SpaceX launches SES-10 satellite, lands in first reuse of orbital rocket

The satellite will help to provide TV services to Latin America.

In a flight that could revolutionize the future of space missions, Hawthorne-based SpaceX successfully launched a communications satellite into orbit Thursday using a rocket that was previously sent into space and recovered intact instead of being allowed to burn up or crash into the ocean. When the times comes to launch something into orbit again that first stage needs to be rebuilt.

Musk's company expects that reusing rockets will eventually reduce its cost by 30 percent, to $42.8 million per rocket launch from today's $61.2 million cost.

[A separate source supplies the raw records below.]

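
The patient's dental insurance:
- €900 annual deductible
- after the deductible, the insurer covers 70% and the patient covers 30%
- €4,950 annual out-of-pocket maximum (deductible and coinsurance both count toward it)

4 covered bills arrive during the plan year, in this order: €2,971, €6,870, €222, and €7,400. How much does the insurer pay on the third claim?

Bill 1, €2,971: €900 finishes the deductible; €2,071 goes to coinsurance; coinsurance €2,071 × 30% = €621.30. Patient owes €1,521.30 (running OOP €1,521.30). Insurer: €2,971 − €1,521.30 = €1,449.70.
Bill 2, €6,870: deductible already satisfied, so patient's share is 30% × €6,870 = €2,061. Patient pays €2,061; OOP now €3,582.30. Plan pays €6,870 − €2,061 = €4,809.
Bill 3, €222: 30% coinsurance on €222 = €66.60. Cost to patient: €66.60. OOP to date €3,648.90. Insurer: €222 − €66.60 = €155.40.

€155.40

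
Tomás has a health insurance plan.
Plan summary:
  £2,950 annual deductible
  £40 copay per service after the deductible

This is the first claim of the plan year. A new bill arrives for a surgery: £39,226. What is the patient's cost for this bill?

£2,990

Nothing has been paid toward the £2,950 deductible, so the first £2,950 of this charge is applied there.
After the £2,950 deductible portion, £39,226 − £2,950 = £36,276 is subject to the copay.
Copay on this service: £40.
That puts the patient's cost at £2,950 + £40 = £2,990.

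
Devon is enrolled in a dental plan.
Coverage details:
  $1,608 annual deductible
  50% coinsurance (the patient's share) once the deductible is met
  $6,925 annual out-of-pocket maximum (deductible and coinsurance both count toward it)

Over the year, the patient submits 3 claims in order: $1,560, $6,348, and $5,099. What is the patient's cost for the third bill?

$2,167

Claim 1 ($1,560): fully absorbed by the deductible. Patient owes $1,560 (running OOP $1,560).
Claim 2 ($6,348): $48 finishes the deductible; $6,300 goes to coinsurance; 50% of $6,300 = $3,150. Patient pays $3,198; OOP now $4,758.
Claim 3 ($5,099): deductible met; 50% of $5,099 = $2,549.50. Adding that to $4,758 gives $7,307.50, past the $6,925 cap; patient pays only $6,925 − $4,758 = $2,167.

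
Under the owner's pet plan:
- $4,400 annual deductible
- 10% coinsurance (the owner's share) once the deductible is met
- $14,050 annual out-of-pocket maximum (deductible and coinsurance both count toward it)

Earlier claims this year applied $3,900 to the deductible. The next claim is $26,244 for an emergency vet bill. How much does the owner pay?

$3,074.40

$3,900 of the $4,400 deductible is already met, leaving $500.
That leaves $26,244 − $500 = $25,744 for coinsurance.
Coinsurance: $25,744 × 10% = $2,574.40.
Owner responsibility before any cap: $500 + $2,574.40 = $3,074.40.
Total out-of-pocket so far would be $3,900 + $3,074.40 = $6,974.40, below the $14,050 cap — no reduction.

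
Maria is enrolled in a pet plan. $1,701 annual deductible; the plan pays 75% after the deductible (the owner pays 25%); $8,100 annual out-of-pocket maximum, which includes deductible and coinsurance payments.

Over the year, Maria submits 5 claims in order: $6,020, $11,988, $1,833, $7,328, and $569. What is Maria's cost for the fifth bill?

Claim 1 — $6,020: deductible takes $1,701, $4,319 remains; coinsurance $4,319 × 25% = $1,079.75. Owner owes $2,780.75 (running OOP $2,780.75).
Claim 2 — $11,988: deductible met; 25% of $11,988 = $2,997. Cost to owner: $2,997. OOP to date $5,777.75.
Claim 3 — $1,833: 25% coinsurance on $1,833 = $458.25. Cost to owner: $458.25. OOP to date $6,236.
Claim 4 — $7,328: 25% coinsurance on $7,328 = $1,832. Owner owes $1,832 (running OOP $8,068).
Claim 5 — $569: deductible already satisfied, so owner's share is 25% × $569 = $142.25. Adding that to $8,068 gives $8,210.25, past the $8,100 cap; owner pays only $8,100 − $8,068 = $32.

$32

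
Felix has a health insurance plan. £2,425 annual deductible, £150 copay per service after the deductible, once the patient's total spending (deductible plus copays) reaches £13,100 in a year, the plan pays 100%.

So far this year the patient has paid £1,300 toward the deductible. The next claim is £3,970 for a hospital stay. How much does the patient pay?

£1,275

Remaining deductible: £2,425 − £1,300 = £1,125.
That leaves £3,970 − £1,125 = £2,845 for the copay.
Copay on this service: £150.
So the patient owes £1,125 + £150 = £1,275 before any cap.
Cumulative spending £1,300 + £1,275 = £2,575 stays under the £13,100 maximum.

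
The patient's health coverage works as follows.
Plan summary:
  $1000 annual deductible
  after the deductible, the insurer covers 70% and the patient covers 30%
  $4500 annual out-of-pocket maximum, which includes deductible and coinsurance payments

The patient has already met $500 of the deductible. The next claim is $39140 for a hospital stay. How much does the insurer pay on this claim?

$35140

Remaining deductible: $1000 − $500 = $500.
That leaves $39140 − $500 = $38640 for coinsurance.
30% of $38640 = $11592 falls to the patient.
Patient responsibility before any cap: $500 + $11592 = $12092.
Year-to-date out-of-pocket would reach $500 + $12092 = $12592, above the $4500 maximum, so the patient pays only $4500 − $500 = $4000.
The insurer covers the remainder: $39140 − $4000 = $35140.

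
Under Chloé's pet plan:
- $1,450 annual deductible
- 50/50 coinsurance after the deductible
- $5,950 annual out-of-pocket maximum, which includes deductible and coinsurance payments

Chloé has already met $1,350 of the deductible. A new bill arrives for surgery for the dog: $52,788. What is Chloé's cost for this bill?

$4,600

Deductible still to meet: $1,450 − $1,350 = $100.
That leaves $52,788 − $100 = $52,688 for coinsurance.
50% of $52,688 = $26,344 falls to the owner.
Owner responsibility before any cap: $100 + $26,344 = $26,444.
Year-to-date out-of-pocket would reach $1,350 + $26,444 = $27,794, above the $5,950 maximum, so the owner pays only $5,950 − $1,350 = $4,600.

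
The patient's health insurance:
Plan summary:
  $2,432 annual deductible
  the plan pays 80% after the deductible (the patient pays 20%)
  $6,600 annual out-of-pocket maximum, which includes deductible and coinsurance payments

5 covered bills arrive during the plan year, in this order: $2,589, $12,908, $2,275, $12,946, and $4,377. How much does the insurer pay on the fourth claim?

Claim 1 ($2,589): $2,432 finishes the deductible; $157 goes to coinsurance; coinsurance $157 × 20% = $31.40. Patient pays $2,463.40; OOP now $2,463.40. Plan pays $2,589 − $2,463.40 = $125.60.
Claim 2 ($12,908): deductible met; 20% of $12,908 = $2,581.60. Cost to patient: $2,581.60. OOP to date $5,045. Plan pays $12,908 − $2,581.60 = $10,326.40.
Claim 3 ($2,275): deductible already satisfied, so patient's share is 20% × $2,275 = $455. Patient pays $455; OOP now $5,500. Plan pays $2,275 − $455 = $1,820.
Claim 4 ($12,946): deductible met; 20% of $12,946 = $2,589.20. That would push OOP to $8,089.20, over the $6,600 cap, so patient pays $6,600 − $5,500 = $1,100. Plan pays $12,946 − $1,100 = $11,846.

$11,846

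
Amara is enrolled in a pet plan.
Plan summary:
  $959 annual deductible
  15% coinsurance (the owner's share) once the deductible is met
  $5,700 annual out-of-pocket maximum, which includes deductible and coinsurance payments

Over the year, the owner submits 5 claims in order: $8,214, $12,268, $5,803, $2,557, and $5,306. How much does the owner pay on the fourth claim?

#1 ($8,214): $959 finishes the deductible; $7,255 goes to coinsurance; 15% of $7,255 = $1,088.25. Cost to owner: $2,047.25. OOP to date $2,047.25.
#2 ($12,268): deductible met; 15% of $12,268 = $1,840.20. Cost to owner: $1,840.20. OOP to date $3,887.45.
#3 ($5,803): deductible met; 15% of $5,803 = $870.45. Owner owes $870.45 (running OOP $4,757.90).
#4 ($2,557): 15% coinsurance on $2,557 = $383.55. Owner owes $383.55 (running OOP $5,141.45).

$383.55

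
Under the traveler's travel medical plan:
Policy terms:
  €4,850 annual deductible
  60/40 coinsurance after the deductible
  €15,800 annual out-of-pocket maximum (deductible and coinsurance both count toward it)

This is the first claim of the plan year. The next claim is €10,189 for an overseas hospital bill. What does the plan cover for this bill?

The full €4,850 deductible is still open; €4,850 of this bill applies to it.
That leaves €10,189 − €4,850 = €5,339 for coinsurance.
Coinsurance: €5,339 × 40% = €2,135.60.
So the traveler owes €4,850 + €2,135.60 = €6,985.60 before any cap.
Year-to-date out-of-pocket becomes €0 + €6,985.60 = €6,985.60, still under the €15,800 maximum, so no cap applies.
The plan picks up €10,189 − €6,985.60 = €3,203.40.

€3,203.40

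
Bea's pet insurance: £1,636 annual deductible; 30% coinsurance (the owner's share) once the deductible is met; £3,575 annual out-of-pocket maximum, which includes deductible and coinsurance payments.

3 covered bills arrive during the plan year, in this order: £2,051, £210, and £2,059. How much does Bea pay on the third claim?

Claim 1 (£2,051): £1,636 to deductible, leaving £415; coinsurance £415 × 30% = £124.50. Owner pays £1,760.50; OOP now £1,760.50.
Claim 2 (£210): deductible met; 30% of £210 = £63. Cost to owner: £63. OOP to date £1,823.50.
Claim 3 (£2,059): 30% coinsurance on £2,059 = £617.70. Owner owes £617.70 (running OOP £2,441.20).

£617.70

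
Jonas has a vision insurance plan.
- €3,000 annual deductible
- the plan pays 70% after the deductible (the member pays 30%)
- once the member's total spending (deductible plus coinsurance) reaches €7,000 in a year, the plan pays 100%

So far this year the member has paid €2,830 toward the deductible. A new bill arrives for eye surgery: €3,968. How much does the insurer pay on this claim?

€2,658.60

Remaining deductible: €3,000 − €2,830 = €170.
That leaves €3,968 − €170 = €3,798 for coinsurance.
Member's 30% share of €3,798 is €1,139.40.
That puts the member's cost at €170 + €1,139.40 = €1,309.40 before any cap.
Year-to-date out-of-pocket becomes €2,830 + €1,309.40 = €4,139.40, still under the €7,000 maximum, so no cap applies.
Insurer pays the balance: €3,968 − €1,309.40 = €2,658.60.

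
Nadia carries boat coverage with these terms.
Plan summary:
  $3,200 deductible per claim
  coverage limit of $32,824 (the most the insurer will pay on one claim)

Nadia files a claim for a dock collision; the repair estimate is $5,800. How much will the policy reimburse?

Subtract the deductible: $5,800 − $3,200 = $2,600.
That's under the $32,824 cap, so the insurer reimburses the full $2,600.

$2,600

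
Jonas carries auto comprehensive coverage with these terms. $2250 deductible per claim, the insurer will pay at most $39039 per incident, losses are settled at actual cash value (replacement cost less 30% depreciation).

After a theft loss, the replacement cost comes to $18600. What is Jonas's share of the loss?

$7830

Depreciate 30%: the covered value is $18600 × 0.7 = $13020.
After the deductible, $13020 − $2250 = $10770 remains.
$10770 is within the $39039 limit, so the insurer pays $10770.
Out of pocket: $18600 − $10770 = $7830.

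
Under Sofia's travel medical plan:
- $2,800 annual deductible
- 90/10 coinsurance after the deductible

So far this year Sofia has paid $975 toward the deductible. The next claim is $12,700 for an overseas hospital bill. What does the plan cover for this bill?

Remaining deductible: $2,800 − $975 = $1,825.
That leaves $12,700 − $1,825 = $10,875 for coinsurance.
Traveler's 10% share of $10,875 is $1,087.50.
So the traveler owes $1,825 + $1,087.50 = $2,912.50.
The insurer covers the remainder: $12,700 − $2,912.50 = $9,787.50.

$9,787.50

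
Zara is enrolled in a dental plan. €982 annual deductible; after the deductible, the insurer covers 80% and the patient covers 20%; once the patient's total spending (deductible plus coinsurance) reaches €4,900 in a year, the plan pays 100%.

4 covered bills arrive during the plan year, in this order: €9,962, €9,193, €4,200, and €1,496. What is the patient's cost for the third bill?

Claim 1 — €9,962: deductible takes €982, €8,980 remains; 20% of €8,980 = €1,796. Cost to patient: €2,778. OOP to date €2,778.
Claim 2 — €9,193: deductible met; 20% of €9,193 = €1,838.60. Patient pays €1,838.60; OOP now €4,616.60.
Claim 3 — €4,200: deductible already satisfied, so patient's share is 20% × €4,200 = €840. Adding that to €4,616.60 gives €5,456.60, past the €4,900 cap; patient pays only €4,900 − €4,616.60 = €283.40.

€283.40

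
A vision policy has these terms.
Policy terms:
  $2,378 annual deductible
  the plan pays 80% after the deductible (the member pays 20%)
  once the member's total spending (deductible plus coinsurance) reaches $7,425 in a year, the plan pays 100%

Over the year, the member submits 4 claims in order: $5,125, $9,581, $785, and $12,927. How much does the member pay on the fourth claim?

Bill 1, $5,125: deductible takes $2,378, $2,747 remains; 20% of $2,747 = $549.40. Member pays $2,927.40; OOP now $2,927.40.
Bill 2, $9,581: deductible already satisfied, so member's share is 20% × $9,581 = $1,916.20. Member owes $1,916.20 (running OOP $4,843.60).
Bill 3, $785: deductible met; 20% of $785 = $157. Member pays $157; OOP now $5,000.60.
Bill 4, $12,927: 20% coinsurance on $12,927 = $2,585.40. That would push OOP to $7,586, over the $7,425 cap, so member pays $7,425 − $5,000.60 = $2,424.40.

$2,424.40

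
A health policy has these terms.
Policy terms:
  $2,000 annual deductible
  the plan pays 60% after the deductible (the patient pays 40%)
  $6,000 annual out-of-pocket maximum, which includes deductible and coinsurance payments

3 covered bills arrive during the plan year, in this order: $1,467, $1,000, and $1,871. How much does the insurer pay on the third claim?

Claim 1 ($1,467): all of it applies to the deductible. Patient owes $1,467 (running OOP $1,467). Insurer: $1,467 − $1,467 = $0.
Claim 2 ($1,000): $533 to deductible, leaving $467; 40% of $467 = $186.80. Cost to patient: $719.80. OOP to date $2,186.80. Plan pays $1,000 − $719.80 = $280.20.
Claim 3 ($1,871): deductible already satisfied, so patient's share is 40% × $1,871 = $748.40. Cost to patient: $748.40. OOP to date $2,935.20. Insurer: $1,871 − $748.40 = $1,122.60.

$1,122.60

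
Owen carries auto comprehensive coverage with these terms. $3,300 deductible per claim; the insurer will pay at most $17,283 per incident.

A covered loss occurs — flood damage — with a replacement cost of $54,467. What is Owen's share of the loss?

$37,184

Subtract the deductible: $54,467 − $3,300 = $51,167.
Since $51,167 > $17,283, the payout is capped at $17,283.
Out of pocket: $54,467 − $17,283 = $37,184.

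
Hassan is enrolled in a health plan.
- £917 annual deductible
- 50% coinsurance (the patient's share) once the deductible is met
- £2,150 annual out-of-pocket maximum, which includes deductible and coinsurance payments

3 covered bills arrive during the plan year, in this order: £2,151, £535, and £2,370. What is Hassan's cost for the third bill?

Claim 1 — £2,151: deductible takes £917, £1,234 remains; patient's 50% is £617. Patient pays £1,534; OOP now £1,534.
Claim 2 — £535: 50% coinsurance on £535 = £267.50. Patient owes £267.50 (running OOP £1,801.50).
Claim 3 — £2,370: deductible already satisfied, so patient's share is 50% × £2,370 = £1,185. That would push OOP to £2,986.50, over the £2,150 cap, so patient pays £2,150 − £1,801.50 = £348.50.

£348.50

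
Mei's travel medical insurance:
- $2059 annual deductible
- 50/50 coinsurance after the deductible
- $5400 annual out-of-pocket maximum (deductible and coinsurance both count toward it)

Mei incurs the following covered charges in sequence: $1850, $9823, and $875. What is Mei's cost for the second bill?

$3550

Claim 1 ($1850): all of it applies to the deductible. Traveler owes $1850 (running OOP $1850).
Claim 2 ($9823): $209 to deductible, leaving $9614; traveler's 50% is $4807. Deductible plus coinsurance: $209 + $4807 = $5016. Adding that to $1850 gives $6866, past the $5400 cap; traveler pays only $5400 − $1850 = $3550.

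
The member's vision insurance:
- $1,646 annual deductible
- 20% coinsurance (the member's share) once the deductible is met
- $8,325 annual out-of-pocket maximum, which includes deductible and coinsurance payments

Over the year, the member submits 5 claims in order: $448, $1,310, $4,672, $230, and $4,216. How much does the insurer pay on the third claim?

$3,737.60

#1 ($448): all of it applies to the deductible. Cost to member: $448. OOP to date $448. Insurer: $448 − $448 = $0.
#2 ($1,310): deductible takes $1,198, $112 remains; member's 20% is $22.40. Member owes $1,220.40 (running OOP $1,668.40). Plan pays $1,310 − $1,220.40 = $89.60.
#3 ($4,672): 20% coinsurance on $4,672 = $934.40. Member pays $934.40; OOP now $2,602.80. Insurer: $4,672 − $934.40 = $3,737.60.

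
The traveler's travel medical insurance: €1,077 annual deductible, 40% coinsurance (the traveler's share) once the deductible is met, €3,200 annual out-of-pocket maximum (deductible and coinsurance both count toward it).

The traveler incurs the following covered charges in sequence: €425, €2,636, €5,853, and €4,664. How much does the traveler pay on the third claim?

€1,329.40

Claim 1 (€425): entire amount goes to the deductible. Cost to traveler: €425. OOP to date €425.
Claim 2 (€2,636): €652 finishes the deductible; €1,984 goes to coinsurance; 40% of €1,984 = €793.60. Traveler owes €1,445.60 (running OOP €1,870.60).
Claim 3 (€5,853): deductible met; 40% of €5,853 = €2,341.20. That would push OOP to €4,211.80, over the €3,200 cap, so traveler pays €3,200 − €1,870.60 = €1,329.40.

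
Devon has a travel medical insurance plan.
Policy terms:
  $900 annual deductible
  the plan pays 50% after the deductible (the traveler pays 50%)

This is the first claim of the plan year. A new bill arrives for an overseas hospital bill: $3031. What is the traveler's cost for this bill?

$1965.50

Deductible not yet touched, so the first $900 of the bill goes to the deductible.
The remaining $2131 (= $3031 − $900) moves to coinsurance.
50% of $2131 = $1065.50 falls to the traveler.
That puts the traveler's cost at $900 + $1065.50 = $1965.50.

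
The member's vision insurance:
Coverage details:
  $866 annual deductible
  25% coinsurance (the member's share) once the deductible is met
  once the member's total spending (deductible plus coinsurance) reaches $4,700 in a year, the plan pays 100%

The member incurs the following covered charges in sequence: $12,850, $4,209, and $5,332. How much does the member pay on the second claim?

Claim 1 ($12,850): $866 finishes the deductible; $11,984 goes to coinsurance; 25% of $11,984 = $2,996. Member pays $3,862; OOP now $3,862.
Claim 2 ($4,209): deductible met; 25% of $4,209 = $1,052.25. Adding that to $3,862 gives $4,914.25, past the $4,700 cap; member pays only $4,700 − $3,862 = $838.

$838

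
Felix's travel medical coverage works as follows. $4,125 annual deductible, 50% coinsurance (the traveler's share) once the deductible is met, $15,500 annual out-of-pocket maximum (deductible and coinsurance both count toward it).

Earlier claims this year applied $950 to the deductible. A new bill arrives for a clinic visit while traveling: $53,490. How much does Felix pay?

$14,550

Remaining deductible: $4,125 − $950 = $3,175.
The remaining $50,315 (= $53,490 − $3,175) moves to coinsurance.
Traveler's 50% share of $50,315 is $25,157.50.
Traveler responsibility before any cap: $3,175 + $25,157.50 = $28,332.50.
That would bring total out-of-pocket to $29,282.50, past the $15,500 cap. The traveler is capped at $15,500 − $950 = $14,550 on this claim.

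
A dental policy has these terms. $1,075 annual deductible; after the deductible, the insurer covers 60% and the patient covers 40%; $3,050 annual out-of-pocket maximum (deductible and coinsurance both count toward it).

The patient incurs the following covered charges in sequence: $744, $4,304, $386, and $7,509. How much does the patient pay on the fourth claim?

Claim 1 — $744: entire amount goes to the deductible. Cost to patient: $744. OOP to date $744.
Claim 2 — $4,304: deductible takes $331, $3,973 remains; 40% of $3,973 = $1,589.20. Patient owes $1,920.20 (running OOP $2,664.20).
Claim 3 — $386: 40% coinsurance on $386 = $154.40. Patient pays $154.40; OOP now $2,818.60.
Claim 4 — $7,509: deductible met; 40% of $7,509 = $3,003.60. That would push OOP to $5,822.20, over the $3,050 cap, so patient pays $3,050 − $2,818.60 = $231.40.

$231.40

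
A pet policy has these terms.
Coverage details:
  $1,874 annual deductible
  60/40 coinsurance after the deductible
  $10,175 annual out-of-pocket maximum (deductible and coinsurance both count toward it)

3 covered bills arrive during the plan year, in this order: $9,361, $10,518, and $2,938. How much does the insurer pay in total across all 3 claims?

Claim 1 ($9,361): $1,874 finishes the deductible; $7,487 goes to coinsurance; coinsurance $7,487 × 40% = $2,994.80. Owner owes $4,868.80 (running OOP $4,868.80). Plan pays $9,361 − $4,868.80 = $4,492.20.
Claim 2 ($10,518): deductible met; 40% of $10,518 = $4,207.20. Cost to owner: $4,207.20. OOP to date $9,076. Plan pays $10,518 − $4,207.20 = $6,310.80.
Claim 3 ($2,938): deductible already satisfied, so owner's share is 40% × $2,938 = $1,175.20. That would push OOP to $10,251.20, over the $10,175 cap, so owner pays $10,175 − $9,076 = $1,099. Plan pays $2,938 − $1,099 = $1,839.
Insurer total = bills − owner's total = $22,817 − $10,175 = $12,642.

$12,642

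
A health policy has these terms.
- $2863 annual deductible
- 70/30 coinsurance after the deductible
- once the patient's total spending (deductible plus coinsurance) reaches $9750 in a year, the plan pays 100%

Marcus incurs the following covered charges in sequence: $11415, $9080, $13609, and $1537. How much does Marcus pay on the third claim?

Claim 1 ($11415): $2863 to deductible, leaving $8552; coinsurance $8552 × 30% = $2565.60. Patient owes $5428.60 (running OOP $5428.60).
Claim 2 ($9080): 30% coinsurance on $9080 = $2724. Patient pays $2724; OOP now $8152.60.
Claim 3 ($13609): 30% coinsurance on $13609 = $4082.70. That would push OOP to $12235.30, over the $9750 cap, so patient pays $9750 − $8152.60 = $1597.40.

$1597.40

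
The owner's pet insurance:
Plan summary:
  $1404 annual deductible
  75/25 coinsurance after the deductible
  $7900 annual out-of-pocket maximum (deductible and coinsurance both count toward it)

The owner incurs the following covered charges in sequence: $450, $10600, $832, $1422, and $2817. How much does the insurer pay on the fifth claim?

$2112.75

#1 ($450): fully absorbed by the deductible. Cost to owner: $450. OOP to date $450. Insurer: $450 − $450 = $0.
#2 ($10600): $954 to deductible, leaving $9646; owner's 25% is $2411.50. Owner pays $3365.50; OOP now $3815.50. Plan pays $10600 − $3365.50 = $7234.50.
#3 ($832): deductible met; 25% of $832 = $208. Cost to owner: $208. OOP to date $4023.50. Insurer: $832 − $208 = $624.
#4 ($1422): deductible already satisfied, so owner's share is 25% × $1422 = $355.50. Owner owes $355.50 (running OOP $4379). Plan pays $1422 − $355.50 = $1066.50.
#5 ($2817): 25% coinsurance on $2817 = $704.25. Owner owes $704.25 (running OOP $5083.25). Insurer: $2817 − $704.25 = $2112.75.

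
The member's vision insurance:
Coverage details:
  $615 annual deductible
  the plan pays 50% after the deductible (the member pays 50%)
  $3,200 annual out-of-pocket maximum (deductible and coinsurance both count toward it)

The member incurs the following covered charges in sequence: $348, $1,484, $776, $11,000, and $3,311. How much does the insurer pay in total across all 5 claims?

$13,719

Claim 1 — $348: all of it applies to the deductible. Member pays $348; OOP now $348. Insurer: $348 − $348 = $0.
Claim 2 — $1,484: deductible takes $267, $1,217 remains; coinsurance $1,217 × 50% = $608.50. Member owes $875.50 (running OOP $1,223.50). Plan pays $1,484 − $875.50 = $608.50.
Claim 3 — $776: deductible already satisfied, so member's share is 50% × $776 = $388. Cost to member: $388. OOP to date $1,611.50. Insurer: $776 − $388 = $388.
Claim 4 — $11,000: 50% coinsurance on $11,000 = $5,500. OOP would hit $7,111.50 > $3,200, so the cap limits the member to $3,200 − $1,611.50 = $1,588.50. Insurer: $11,000 − $1,588.50 = $9,411.50.
Claim 5 — $3,311: deductible met; 50% of $3,311 = $1,655.50. OOP would hit $4,855.50 > $3,200, so the cap limits the member to $3,200 − $3,200 = $0. Insurer: $3,311 − $0 = $3,311.
Insurer total = bills − member's total = $16,919 − $3,200 = $13,719.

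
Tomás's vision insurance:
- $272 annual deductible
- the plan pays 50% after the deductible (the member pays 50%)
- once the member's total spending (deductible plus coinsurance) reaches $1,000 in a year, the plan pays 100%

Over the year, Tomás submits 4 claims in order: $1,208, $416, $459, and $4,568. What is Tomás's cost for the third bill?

Bill 1, $1,208: deductible takes $272, $936 remains; 50% of $936 = $468. Member pays $740; OOP now $740.
Bill 2, $416: deductible already satisfied, so member's share is 50% × $416 = $208. Member pays $208; OOP now $948.
Bill 3, $459: deductible met; 50% of $459 = $229.50. Adding that to $948 gives $1,177.50, past the $1,000 cap; member pays only $1,000 − $948 = $52.

$52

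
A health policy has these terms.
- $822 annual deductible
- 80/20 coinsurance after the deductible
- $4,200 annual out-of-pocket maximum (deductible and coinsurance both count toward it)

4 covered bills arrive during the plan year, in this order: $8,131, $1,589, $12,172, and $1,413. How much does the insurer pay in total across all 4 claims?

Claim 1 — $8,131: $822 finishes the deductible; $7,309 goes to coinsurance; coinsurance $7,309 × 20% = $1,461.80. Patient owes $2,283.80 (running OOP $2,283.80). Plan pays $8,131 − $2,283.80 = $5,847.20.
Claim 2 — $1,589: 20% coinsurance on $1,589 = $317.80. Cost to patient: $317.80. OOP to date $2,601.60. Insurer: $1,589 − $317.80 = $1,271.20.
Claim 3 — $12,172: deductible met; 20% of $12,172 = $2,434.40. That would push OOP to $5,036, over the $4,200 cap, so patient pays $4,200 − $2,601.60 = $1,598.40. Plan pays $12,172 − $1,598.40 = $10,573.60.
Claim 4 — $1,413: deductible met; 20% of $1,413 = $282.60. OOP would hit $4,482.60 > $4,200, so the cap limits the patient to $4,200 − $4,200 = $0. Insurer: $1,413 − $0 = $1,413.
Insurer total = bills − patient's total = $23,305 − $4,200 = $19,105.

$19,105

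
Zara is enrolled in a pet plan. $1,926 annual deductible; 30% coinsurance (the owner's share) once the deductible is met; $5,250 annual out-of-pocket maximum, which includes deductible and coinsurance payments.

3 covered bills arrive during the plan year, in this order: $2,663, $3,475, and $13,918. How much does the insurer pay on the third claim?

Claim 1 ($2,663): $1,926 to deductible, leaving $737; 30% of $737 = $221.10. Cost to owner: $2,147.10. OOP to date $2,147.10. Insurer: $2,663 − $2,147.10 = $515.90.
Claim 2 ($3,475): 30% coinsurance on $3,475 = $1,042.50. Cost to owner: $1,042.50. OOP to date $3,189.60. Plan pays $3,475 − $1,042.50 = $2,432.50.
Claim 3 ($13,918): 30% coinsurance on $13,918 = $4,175.40. Adding that to $3,189.60 gives $7,365, past the $5,250 cap; owner pays only $5,250 − $3,189.60 = $2,060.40. Insurer: $13,918 − $2,060.40 = $11,857.60.

$11,857.60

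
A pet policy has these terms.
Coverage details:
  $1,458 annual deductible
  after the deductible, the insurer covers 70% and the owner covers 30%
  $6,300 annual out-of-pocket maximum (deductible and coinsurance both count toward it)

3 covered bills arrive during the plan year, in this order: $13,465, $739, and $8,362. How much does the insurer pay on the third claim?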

"I think it's an awesome day for space", said Musk.

The first "flight proven" booster to go back to space made the trip nearly one year after it was used to launch a cargo resupply mission to the International Space Station last April. "If we can achieve that, it means humanity can become a space-faring civilization and be out there among the stars", said Musk. He paid tribute to the SpaceX team, saying "it's been 15 years to get to this point". And it's not as if the Falcon 9 rockets are ready to fly again as soon as they land. Besides becoming the first commercial cargo hauler to the International Space Station, SpaceX is building a capsule to launch Nasa astronauts as soon as next year.

"We're really looking for true operational reusability like an aircraft", SpaceX President Gwynne Shotwell said during a launch webcast.

The landing marked the ninth successful touchdown of a first stage rocket for SpaceX - six on ocean platforms, or drone ships, and three on land. The company is also working towards launching two paying customers to the moon in 2018. It was the first such Falcon 9 landing attempt that didn't end in a spectacular explosion.

"The SES-10 mission will mark a historic milestone on the road to full and rapid reusability as the world's first reflight of an orbital class rocket", SpaceX said in a statement. With this rocket recycling, SpaceX has proven that you don't have to have the resources of an entire nation to go to space.

During a press event with reporters at Port Canaveral on Tuesday, SES Chief Technology Officer Martin Halliwell said SpaceX provided SES with "tremendous transparency" into many aspects of the first stage, ranging from design to avionics to engines.

Reusing rockets is core to SpaceX's mission, which is to bring down the cost of space travel. It's taken us a long time - a lot of hard steps along the way. So if a rocket could simply be refueled like a jetliner for another flight, the cost of space travel could drop to a fraction of what it is now.